The University of Toledo’s Board of Trustees recently heard a proposal to convert Rocket Hall into a new alumni center.
The UT Foundation hopes to use the land to create a newer and better location where the university’s constituents will be able to gather, according to Matthew Schroeder, the vice president of real estate and business development at the UT Foundation.
Regarding the plans for the new alumni center, Schroeder said the goal is to create “truly a special place for our alumni to engage with their alma mater,” and an alumni center “really fosters the ongoing growth of what I’ll describe as our constituent base.”
Jason Toth, associate vice president of facilities and construction, said the plan is still in its conceptual phase, and there is not a clear plan yet on what will happen with the various services currently housed in Rocket Hall.
“The parcel of land on which Rocket Hall sits is an attractive site for an alumni center given several factors,” Toth said.
These factors included close proximity to retail development at Gateway, the possible future growth in phase two of Gateway along Dorr Street, and the strong possibility of the new interchange off I-475 at Dorr Street.
Schroeder said the university has roughly 140,000 alumni and about 100,000 donors the center would be home to, and about 48 percent of them are in the northeast Ohio or southwest Michigan area.
“We’re on the precipice of seeing a rebirth in fundraising, and fundraising cultivation,” Schroeder said, “and a critical component of that is the facilities that help to facilitate that overall cultivation.”
The proposal received a mixed response from groups located within Rocket Hall, specifically in regards to relocation of certain services housed there.

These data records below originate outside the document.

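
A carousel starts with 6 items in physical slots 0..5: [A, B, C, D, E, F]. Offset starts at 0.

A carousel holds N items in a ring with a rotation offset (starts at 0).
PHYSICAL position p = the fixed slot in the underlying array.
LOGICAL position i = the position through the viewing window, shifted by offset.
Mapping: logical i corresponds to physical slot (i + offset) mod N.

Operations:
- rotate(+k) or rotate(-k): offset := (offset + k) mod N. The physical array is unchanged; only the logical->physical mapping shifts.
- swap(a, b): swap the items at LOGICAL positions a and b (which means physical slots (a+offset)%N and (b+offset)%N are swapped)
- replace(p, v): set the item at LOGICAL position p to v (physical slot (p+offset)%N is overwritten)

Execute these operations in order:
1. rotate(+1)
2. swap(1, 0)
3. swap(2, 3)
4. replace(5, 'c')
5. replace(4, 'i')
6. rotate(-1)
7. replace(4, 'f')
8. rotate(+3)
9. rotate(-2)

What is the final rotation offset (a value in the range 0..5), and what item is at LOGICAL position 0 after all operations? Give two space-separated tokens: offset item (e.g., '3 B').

Answer: 1 C

Derivation:
After op 1 (rotate(+1)): offset=1, physical=[A,B,C,D,E,F], logical=[B,C,D,E,F,A]
After op 2 (swap(1, 0)): offset=1, physical=[A,C,B,D,E,F], logical=[C,B,D,E,F,A]
After op 3 (swap(2, 3)): offset=1, physical=[A,C,B,E,D,F], logical=[C,B,E,D,F,A]
After op 4 (replace(5, 'c')): offset=1, physical=[c,C,B,E,D,F], logical=[C,B,E,D,F,c]
After op 5 (replace(4, 'i')): offset=1, physical=[c,C,B,E,D,i], logical=[C,B,E,D,i,c]
After op 6 (rotate(-1)): offset=0, physical=[c,C,B,E,D,i], logical=[c,C,B,E,D,i]
After op 7 (replace(4, 'f')): offset=0, physical=[c,C,B,E,f,i], logical=[c,C,B,E,f,i]
After op 8 (rotate(+3)): offset=3, physical=[c,C,B,E,f,i], logical=[E,f,i,c,C,B]
After op 9 (rotate(-2)): offset=1, physical=[c,C,B,E,f,i], logical=[C,B,E,f,i,c]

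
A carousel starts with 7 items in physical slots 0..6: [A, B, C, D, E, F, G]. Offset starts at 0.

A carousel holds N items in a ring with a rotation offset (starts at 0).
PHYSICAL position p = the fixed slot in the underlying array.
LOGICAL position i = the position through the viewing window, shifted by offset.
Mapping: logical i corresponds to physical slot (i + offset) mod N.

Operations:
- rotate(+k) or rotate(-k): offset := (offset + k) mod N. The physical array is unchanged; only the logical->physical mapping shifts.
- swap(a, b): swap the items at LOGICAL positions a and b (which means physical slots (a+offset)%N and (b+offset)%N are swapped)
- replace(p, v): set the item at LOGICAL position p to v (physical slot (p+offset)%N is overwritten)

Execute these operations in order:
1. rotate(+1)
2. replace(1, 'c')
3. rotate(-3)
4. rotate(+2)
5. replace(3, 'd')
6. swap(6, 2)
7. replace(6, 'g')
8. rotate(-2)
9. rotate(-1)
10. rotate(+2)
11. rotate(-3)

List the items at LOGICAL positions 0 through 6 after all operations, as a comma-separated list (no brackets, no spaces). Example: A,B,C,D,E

Answer: d,E,F,g,A,B,G

Derivation:
After op 1 (rotate(+1)): offset=1, physical=[A,B,C,D,E,F,G], logical=[B,C,D,E,F,G,A]
After op 2 (replace(1, 'c')): offset=1, physical=[A,B,c,D,E,F,G], logical=[B,c,D,E,F,G,A]
After op 3 (rotate(-3)): offset=5, physical=[A,B,c,D,E,F,G], logical=[F,G,A,B,c,D,E]
After op 4 (rotate(+2)): offset=0, physical=[A,B,c,D,E,F,G], logical=[A,B,c,D,E,F,G]
After op 5 (replace(3, 'd')): offset=0, physical=[A,B,c,d,E,F,G], logical=[A,B,c,d,E,F,G]
After op 6 (swap(6, 2)): offset=0, physical=[A,B,G,d,E,F,c], logical=[A,B,G,d,E,F,c]
After op 7 (replace(6, 'g')): offset=0, physical=[A,B,G,d,E,F,g], logical=[A,B,G,d,E,F,g]
After op 8 (rotate(-2)): offset=5, physical=[A,B,G,d,E,F,g], logical=[F,g,A,B,G,d,E]
After op 9 (rotate(-1)): offset=4, physical=[A,B,G,d,E,F,g], logical=[E,F,g,A,B,G,d]
After op 10 (rotate(+2)): offset=6, physical=[A,B,G,d,E,F,g], logical=[g,A,B,G,d,E,F]
After op 11 (rotate(-3)): offset=3, physical=[A,B,G,d,E,F,g], logical=[d,E,F,g,A,B,G]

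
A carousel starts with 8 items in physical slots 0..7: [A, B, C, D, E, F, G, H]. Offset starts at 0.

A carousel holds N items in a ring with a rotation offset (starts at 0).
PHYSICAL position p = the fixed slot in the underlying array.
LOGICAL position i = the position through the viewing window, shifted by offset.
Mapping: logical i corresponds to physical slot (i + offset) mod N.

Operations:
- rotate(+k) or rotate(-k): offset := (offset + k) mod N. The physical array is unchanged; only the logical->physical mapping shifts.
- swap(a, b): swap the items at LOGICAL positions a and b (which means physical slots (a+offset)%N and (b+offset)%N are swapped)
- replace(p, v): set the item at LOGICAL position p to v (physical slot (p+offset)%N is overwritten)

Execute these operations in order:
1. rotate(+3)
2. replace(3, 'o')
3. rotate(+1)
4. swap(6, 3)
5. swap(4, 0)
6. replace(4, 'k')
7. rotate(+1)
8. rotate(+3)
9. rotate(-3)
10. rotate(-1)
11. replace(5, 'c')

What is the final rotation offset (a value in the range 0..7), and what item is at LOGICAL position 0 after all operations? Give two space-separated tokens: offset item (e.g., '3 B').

Answer: 4 A

Derivation:
After op 1 (rotate(+3)): offset=3, physical=[A,B,C,D,E,F,G,H], logical=[D,E,F,G,H,A,B,C]
After op 2 (replace(3, 'o')): offset=3, physical=[A,B,C,D,E,F,o,H], logical=[D,E,F,o,H,A,B,C]
After op 3 (rotate(+1)): offset=4, physical=[A,B,C,D,E,F,o,H], logical=[E,F,o,H,A,B,C,D]
After op 4 (swap(6, 3)): offset=4, physical=[A,B,H,D,E,F,o,C], logical=[E,F,o,C,A,B,H,D]
After op 5 (swap(4, 0)): offset=4, physical=[E,B,H,D,A,F,o,C], logical=[A,F,o,C,E,B,H,D]
After op 6 (replace(4, 'k')): offset=4, physical=[k,B,H,D,A,F,o,C], logical=[A,F,o,C,k,B,H,D]
After op 7 (rotate(+1)): offset=5, physical=[k,B,H,D,A,F,o,C], logical=[F,o,C,k,B,H,D,A]
After op 8 (rotate(+3)): offset=0, physical=[k,B,H,D,A,F,o,C], logical=[k,B,H,D,A,F,o,C]
After op 9 (rotate(-3)): offset=5, physical=[k,B,H,D,A,F,o,C], logical=[F,o,C,k,B,H,D,A]
After op 10 (rotate(-1)): offset=4, physical=[k,B,H,D,A,F,o,C], logical=[A,F,o,C,k,B,H,D]
After op 11 (replace(5, 'c')): offset=4, physical=[k,c,H,D,A,F,o,C], logical=[A,F,o,C,k,c,H,D]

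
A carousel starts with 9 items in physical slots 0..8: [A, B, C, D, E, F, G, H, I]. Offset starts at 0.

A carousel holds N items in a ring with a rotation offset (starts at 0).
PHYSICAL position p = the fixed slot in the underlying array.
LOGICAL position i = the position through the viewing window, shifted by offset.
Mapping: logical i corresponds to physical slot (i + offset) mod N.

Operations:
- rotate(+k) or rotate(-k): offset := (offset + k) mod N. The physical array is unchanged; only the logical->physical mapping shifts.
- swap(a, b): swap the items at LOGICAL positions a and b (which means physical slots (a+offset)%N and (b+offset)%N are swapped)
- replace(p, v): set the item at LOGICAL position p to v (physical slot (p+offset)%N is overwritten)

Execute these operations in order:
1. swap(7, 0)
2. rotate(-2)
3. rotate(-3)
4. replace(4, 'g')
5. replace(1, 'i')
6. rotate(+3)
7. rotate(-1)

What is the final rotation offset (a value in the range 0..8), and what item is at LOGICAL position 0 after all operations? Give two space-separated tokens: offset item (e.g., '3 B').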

“There’s definitely some issues that you’re going to encounter and the biggest one is the cost of moving our media would be huge,” said Jackie Layng, a professor of communications whose office is located in Rocket Hall. “I can’t see that being in the university’s best interest of cost efficiency.”
Layng said that unless the university can create a building specified for the communications department, it would not make sense to move the department from their current location in Rocket Hall.
“If we’re going to move, you’ve got to move us to a place that makes functional sense for us, for the students to do what they need to do in their field,” Layng said. “So I don’t think it is necessarily a bad idea. It’s just in early stages.”
Not all services in Rocket Hall are concerned about the move, however. Will Pecsok, associate director of the Counseling Center, said he finds no issue with the new proposal.
“I’m assuming we would have enough advanced notice that we could inform students. We’ve moved a few times before,” said Pecsok. “I’m sure we’ll be able to handle it in the future.”
Pecsok said the counseling center could even benefit from relocation considering that they are currently cramped in the office they hold in Rocket Hall.
Schroeder said the proposal has not been finalized yet, and will be taken back to the board for approval in the upcoming months.